World premiere: Heather O’Donnell, Kilbourn Hall, Eastman School of Music, Nov. 14, 2018.
For the celebrated composer Charles Wuorinen’s 80th birthday, composer colleagues and friends were invited to write brief salutes, and these were premiered at the Eastman School of Music as part of a Wuorinen Festival and Symposium. They were subsequently published in a volume of Perspectives of New Music devoted to essays, music, and analyses honoring the composer’s lifetime achievement. I had always admired Charles’ New York Notes, and I used a small fragment of the opening theme of its 3rd movement to begin my Reverie (composed at home in New Jersey, as the title implies).

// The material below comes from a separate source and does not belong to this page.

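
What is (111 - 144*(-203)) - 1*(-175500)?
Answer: 204843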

Also, in the work’s 11th bar, a low left hand gesture in steady quarter notes alludes to a brief timpani solo, also from the 3rd movement of New York Notes. These two key elements are integral to the Reverie, and the piece later becomes more animated and assertive before settling back into its dreamy world. The Reverie lasts about 5 minutes.
LK
Media
Review
“After listening a few times [to New York Notes by Wuorinen], I was able to savour the intertextual relationship between New York Notes and Louis Karchin’s Reverie thereon. This knowledge added an extra dimension to my pleasure in this attractive and well-made piece by Karchin, though it probably isn’t essential. Reverie, even without knowledge of this allusive relationship has a distinctive charm in its quietly lyrical manner. Like so much of Karchin’s music, it is complex yet eminently accessible.”